En interne aussi, la tendance lourde à la réclamation d'une loi féroce existe, mais elle est soumise à la critique puisque règne dans cet organisme vivant qu'est l'institution de l'ambivalence, des contre-pouvoirs, donc de la santé ! L'institution vivante oscille entre ordre et désordre, entre surcontrôle et laxisme, entre abus de pouvoir et légitimation démocratique. Nous avons confiance dans les mouvements qui la traversent. Moins dans cette nécessité que les associations employeurs ressentent de tenir serrées les brides, de tout comprendre et tout contrôler pour paraître en conformité. En répondant à l'exigence du financeur.
Le vivant se caractérise aussi par ce qui lui échappe. Or il serait ici réclamé que rien n'échappe, depuis les minuscules gestes qui font la communication entre deux personnes jusqu'aux actions complexes et multiformes qui s'assemblent dans ce qu'on nomme l'«intervention sociale».

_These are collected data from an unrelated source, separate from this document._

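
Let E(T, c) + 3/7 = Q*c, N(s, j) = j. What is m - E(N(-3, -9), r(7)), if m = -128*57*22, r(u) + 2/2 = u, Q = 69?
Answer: -1126479/7 ≈ -1.6093e+5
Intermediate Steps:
r(u) = -1 + u
E(T, c) = -3/7 + 69*c
m = -160512 (m = -7296*22 = -160512)
m - E(N(-3, -9), r(7)) = -160512 - (-3/7 + 69*(-1 + 7)) = -160512 - (-3/7 + 69*6) = -160512 - (-3/7 + 414) = -160512 - 1*2895/7 = -160512 - 2895/7 = -1126479/7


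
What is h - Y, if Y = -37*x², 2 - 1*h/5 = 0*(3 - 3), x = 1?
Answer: 47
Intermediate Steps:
h = 10 (h = 10 - 0*(3 - 3) = 10 - 0*0 = 10 - 5*0 = 10 + 0 = 10)
Y = -37 (Y = -37*1² = -37*1 = -37)
h - Y = 10 - 1*(-37) = 10 + 37 = 47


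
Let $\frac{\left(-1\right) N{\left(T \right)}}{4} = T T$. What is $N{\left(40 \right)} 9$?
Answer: $-57600$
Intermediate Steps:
$N{\left(T \right)} = - 4 T^{2}$ ($N{\left(T \right)} = - 4 T T = - 4 T^{2}$)
$N{\left(40 \right)} 9 = - 4 \cdot 40^{2} \cdot 9 = \left(-4\right) 1600 \cdot 9 = \left(-6400\right) 9 = -57600$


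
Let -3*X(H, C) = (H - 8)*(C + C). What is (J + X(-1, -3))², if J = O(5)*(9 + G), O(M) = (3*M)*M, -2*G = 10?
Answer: 79524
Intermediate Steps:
G = -5 (G = -½*10 = -5)
X(H, C) = -2*C*(-8 + H)/3 (X(H, C) = -(H - 8)*(C + C)/3 = -(-8 + H)*2*C/3 = -2*C*(-8 + H)/3)
O(M) = 3*M²
J = 300 (J = (3*5²)*(9 - 5) = (3*25)*4 = 75*4 = 300)
(J + X(-1, -3))² = (300 + (⅔)*(-3)*(8 - 1*(-1)))² = (300 + (⅔)*(-3)*(8 + 1))² = (300 + (⅔)*(-3)*9)² = (300 - 18)² = 282² = 79524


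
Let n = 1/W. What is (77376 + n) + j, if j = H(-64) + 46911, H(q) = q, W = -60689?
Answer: 7538969646/60689 ≈ 1.2422e+5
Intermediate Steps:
j = 46847 (j = -64 + 46911 = 46847)
n = -1/60689 (n = 1/(-60689) = -1/60689 ≈ -1.6477e-5)
(77376 + n) + j = (77376 - 1/60689) + 46847 = 4695872063/60689 + 46847 = 7538969646/60689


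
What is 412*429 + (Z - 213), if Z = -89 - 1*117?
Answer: 176329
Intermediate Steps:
Z = -206 (Z = -89 - 117 = -206)
412*429 + (Z - 213) = 412*429 + (-206 - 213) = 176748 - 419 = 176329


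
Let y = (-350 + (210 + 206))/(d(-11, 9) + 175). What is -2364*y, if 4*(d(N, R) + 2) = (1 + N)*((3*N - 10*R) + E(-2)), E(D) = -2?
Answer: -312048/971 ≈ -321.37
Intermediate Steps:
d(N, R) = -2 + (1 + N)*(-2 - 10*R + 3*N)/4 (d(N, R) = -2 + ((1 + N)*((3*N - 10*R) - 2))/4 = -2 + ((1 + N)*((-10*R + 3*N) - 2))/4 = -2 + ((1 + N)*(-2 - 10*R + 3*N))/4 = -2 + (1 + N)*(-2 - 10*R + 3*N)/4)
y = 132/971 (y = (-350 + (210 + 206))/((-5/2 - 5/2*9 + (¼)*(-11) + (¾)*(-11)² - 5/2*(-11)*9) + 175) = (-350 + 416)/((-5/2 - 45/2 - 11/4 + (¾)*121 + 495/2) + 175) = 66/((-5/2 - 45/2 - 11/4 + 363/4 + 495/2) + 175) = 66/(621/2 + 175) = 66/(971/2) = 66*(2/971) = 132/971 ≈ 0.13594)
-2364*y = -2364*132/971 = -312048/971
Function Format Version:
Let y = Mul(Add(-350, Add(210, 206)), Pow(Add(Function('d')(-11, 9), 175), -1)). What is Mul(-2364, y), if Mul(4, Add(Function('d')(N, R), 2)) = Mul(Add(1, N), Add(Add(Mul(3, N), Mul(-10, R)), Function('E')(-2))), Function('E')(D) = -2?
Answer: Rational(-312048, 971) ≈ -321.37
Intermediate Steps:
Function('d')(N, R) = Add(-2, Mul(Rational(1, 4), Add(1, N), Add(-2, Mul(-10, R), Mul(3, N)))) (Function('d')(N, R) = Add(-2, Mul(Rational(1, 4), Mul(Add(1, N), Add(Add(Mul(3, N), Mul(-10, R)), -2)))) = Add(-2, Mul(Rational(1, 4), Mul(Add(1, N), Add(Add(Mul(-10, R), Mul(3, N)), -2)))) = Add(-2, Mul(Rational(1, 4), Mul(Add(1, N), Add(-2, Mul(-10, R), Mul(3, N))))) = Add(-2, Mul(Rational(1, 4), Add(1, N), Add(-2, Mul(-10, R), Mul(3, N)))))
y = Rational(132, 971) (y = Mul(Add(-350, Add(210, 206)), Pow(Add(Add(Rational(-5, 2), Mul(Rational(-5, 2), 9), Mul(Rational(1, 4), -11), Mul(Rational(3, 4), Pow(-11, 2)), Mul(Rational(-5, 2), -11, 9)), 175), -1)) = Mul(Add(-350, 416), Pow(Add(Add(Rational(-5, 2), Rational(-45, 2), Rational(-11, 4), Mul(Rational(3, 4), 121), Rational(495, 2)), 175), -1)) = Mul(66, Pow(Add(Add(Rational(-5, 2), Rational(-45, 2), Rational(-11, 4), Rational(363, 4), Rational(495, 2)), 175), -1)) = Mul(66, Pow(Add(Rational(621, 2), 175), -1)) = Mul(66, Pow(Rational(971, 2), -1)) = Mul(66, Rational(2, 971)) = Rational(132, 971) ≈ 0.13594)
Mul(-2364, y) = Mul(-2364, Rational(132, 971)) = Rational(-312048, 971)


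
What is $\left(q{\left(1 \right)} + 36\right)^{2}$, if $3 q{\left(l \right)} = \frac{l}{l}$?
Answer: $\frac{11881}{9} \approx 1320.1$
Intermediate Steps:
$q{\left(l \right)} = \frac{1}{3}$ ($q{\left(l \right)} = \frac{l \frac{1}{l}}{3} = \frac{1}{3} \cdot 1 = \frac{1}{3}$)
$\left(q{\left(1 \right)} + 36\right)^{2} = \left(\frac{1}{3} + 36\right)^{2} = \left(\frac{109}{3}\right)^{2} = \frac{11881}{9}$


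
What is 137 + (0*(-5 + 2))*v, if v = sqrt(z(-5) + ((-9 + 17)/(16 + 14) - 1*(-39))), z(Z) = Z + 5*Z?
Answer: 137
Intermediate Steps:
z(Z) = 6*Z
v = sqrt(2085)/15 (v = sqrt(6*(-5) + ((-9 + 17)/(16 + 14) - 1*(-39))) = sqrt(-30 + (8/30 + 39)) = sqrt(-30 + (8*(1/30) + 39)) = sqrt(-30 + (4/15 + 39)) = sqrt(-30 + 589/15) = sqrt(139/15) = sqrt(2085)/15 ≈ 3.0441)
137 + (0*(-5 + 2))*v = 137 + (0*(-5 + 2))*(sqrt(2085)/15) = 137 + (0*(-3))*(sqrt(2085)/15) = 137 + 0*(sqrt(2085)/15) = 137 + 0 = 137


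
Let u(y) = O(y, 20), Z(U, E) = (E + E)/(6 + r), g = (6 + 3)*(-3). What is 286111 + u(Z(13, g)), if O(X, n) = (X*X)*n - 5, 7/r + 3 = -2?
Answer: 152808074/529 ≈ 2.8886e+5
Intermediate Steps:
r = -7/5 (r = 7/(-3 - 2) = 7/(-5) = 7*(-⅕) = -7/5 ≈ -1.4000)
g = -27 (g = 9*(-3) = -27)
Z(U, E) = 10*E/23 (Z(U, E) = (E + E)/(6 - 7/5) = (2*E)/(23/5) = (2*E)*(5/23) = 10*E/23)
O(X, n) = -5 + n*X² (O(X, n) = X²*n - 5 = n*X² - 5 = -5 + n*X²)
u(y) = -5 + 20*y²
286111 + u(Z(13, g)) = 286111 + (-5 + 20*((10/23)*(-27))²) = 286111 + (-5 + 20*(-270/23)²) = 286111 + (-5 + 20*(72900/529)) = 286111 + (-5 + 1458000/529) = 286111 + 1455355/529 = 152808074/529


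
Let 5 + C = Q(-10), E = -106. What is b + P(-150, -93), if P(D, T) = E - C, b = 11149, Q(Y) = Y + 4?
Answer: 11054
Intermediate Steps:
Q(Y) = 4 + Y
C = -11 (C = -5 + (4 - 10) = -5 - 6 = -11)
P(D, T) = -95 (P(D, T) = -106 - 1*(-11) = -106 + 11 = -95)
b + P(-150, -93) = 11149 - 95 = 11054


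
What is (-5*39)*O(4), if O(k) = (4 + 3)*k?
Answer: -5460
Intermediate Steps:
O(k) = 7*k
(-5*39)*O(4) = (-5*39)*(7*4) = -195*28 = -5460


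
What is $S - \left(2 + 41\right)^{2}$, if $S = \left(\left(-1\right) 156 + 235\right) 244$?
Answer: $17427$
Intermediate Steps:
$S = 19276$ ($S = \left(-156 + 235\right) 244 = 79 \cdot 244 = 19276$)
$S - \left(2 + 41\right)^{2} = 19276 - \left(2 + 41\right)^{2} = 19276 - 43^{2} = 19276 - 1849 = 17427$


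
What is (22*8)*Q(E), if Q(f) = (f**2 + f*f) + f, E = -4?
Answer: 4928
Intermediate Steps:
Q(f) = f + 2*f**2 (Q(f) = (f**2 + f**2) + f = 2*f**2 + f = f + 2*f**2)
(22*8)*Q(E) = (22*8)*(-4*(1 + 2*(-4))) = 176*(-4*(1 - 8)) = 176*(-4*(-7)) = 176*28 = 4928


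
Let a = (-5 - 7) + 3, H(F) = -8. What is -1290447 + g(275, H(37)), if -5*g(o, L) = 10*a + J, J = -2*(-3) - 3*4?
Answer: -6452139/5 ≈ -1.2904e+6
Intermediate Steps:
J = -6 (J = 6 - 12 = -6)
a = -9 (a = -12 + 3 = -9)
g(o, L) = 96/5 (g(o, L) = -(10*(-9) - 6)/5 = -(-90 - 6)/5 = -1/5*(-96) = 96/5)
-1290447 + g(275, H(37)) = -1290447 + 96/5 = -6452139/5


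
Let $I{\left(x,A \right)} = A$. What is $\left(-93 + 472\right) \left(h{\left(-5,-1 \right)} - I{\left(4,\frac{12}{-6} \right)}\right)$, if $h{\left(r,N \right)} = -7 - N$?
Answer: $-1516$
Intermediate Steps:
$\left(-93 + 472\right) \left(h{\left(-5,-1 \right)} - I{\left(4,\frac{12}{-6} \right)}\right) = \left(-93 + 472\right) \left(\left(-7 - -1\right) - \frac{12}{-6}\right) = 379 \left(\left(-7 + 1\right) - 12 \left(- \frac{1}{6}\right)\right) = 379 \left(-6 - -2\right) = 379 \left(-6 + 2\right) = 379 \left(-4\right) = -1516$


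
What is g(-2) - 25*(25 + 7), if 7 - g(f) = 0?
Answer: -793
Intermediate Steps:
g(f) = 7 (g(f) = 7 - 1*0 = 7 + 0 = 7)
g(-2) - 25*(25 + 7) = 7 - 25*(25 + 7) = 7 - 25*32 = 7 - 800 = -793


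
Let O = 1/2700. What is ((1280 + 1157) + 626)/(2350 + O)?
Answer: 8270100/6345001 ≈ 1.3034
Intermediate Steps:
O = 1/2700 ≈ 0.00037037
((1280 + 1157) + 626)/(2350 + O) = ((1280 + 1157) + 626)/(2350 + 1/2700) = (2437 + 626)/(6345001/2700) = 3063*(2700/6345001) = 8270100/6345001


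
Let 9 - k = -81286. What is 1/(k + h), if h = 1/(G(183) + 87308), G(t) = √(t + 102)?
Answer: 206562101842371/16792466071641451732 + √285/50377398214924355196 ≈ 1.2301e-5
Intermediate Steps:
G(t) = √(102 + t)
h = 1/(87308 + √285) (h = 1/(√(102 + 183) + 87308) = 1/(√285 + 87308) = 1/(87308 + √285) ≈ 1.1451e-5)
k = 81295 (k = 9 - 1*(-81286) = 9 + 81286 = 81295)
1/(k + h) = 1/(81295 + (87308/7622686579 - √285/7622686579)) = 1/(619686305527113/7622686579 - √285/7622686579)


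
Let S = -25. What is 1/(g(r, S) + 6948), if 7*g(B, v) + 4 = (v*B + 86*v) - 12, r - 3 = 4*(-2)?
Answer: 7/46595 ≈ 0.00015023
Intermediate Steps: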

Les institutions ont été sécrétées par la société pour permettre au vivant de le rester et aux déperditions qui vont avec de n'être ni mortifères ni improductives : ne dit-on pas, parfois, que lorsqu'on a réussi avec quelqu'un (c'est-à-dire quand quelqu'un s'en est sorti), c'est qu'il s'est emparé de quelque chose qui lui a été proposé ? Mais de quoi au juste ? De quoi s'est-il saisi pour que revienne en lui le désir d'être, le goût d'apprendre, le lien aux autres ? La bonne pratique ne se perçoit bonne que lorsqu'elle n'est plus : parce qu'elle a abouti. Quel sentiment du service rendu lorsque l'usager quitte le professionnel parce qu'il n'a tout simplement plus besoin de lui ! Entre l'éducateur et le jeune, entre le psy, l'orthophoniste et le sujet, entre le soignant et le soigné, que se passe-t-il qui toujours échappe ? L'institution ne peut et ne doit pas être transparente. Or c'est de cette nécessaire opacité qu'il faut malgré tout faire l'effort de rendre compte. Parlons de ce dont il est impossible de parler. Regardons ce qui est invisible.
A chaque étage, une zone d'opacité, un espace de déperdition sont somme toute constituants. Nous disons : instituants. C'est parce qu'il y a cet espace particulier suffisamment mystérieux que le sujet résiste, cède ou s'ouvre. Les ponts tiennent le coup grâce aux joints de dilatation à chaque extrémité de leur manteau.
Le professionnel dans son colloque singulier ne se rend pas compte de tout.
La synthèse, la réunion d'équipe ne rendent pas compte de tout.
Les réunions d'encadrement ne rendent pas compte de tout.
Les réunions de direction ne rendent pas compte de tout.
Les réunions statutaires ne rendent pas comptent de tout.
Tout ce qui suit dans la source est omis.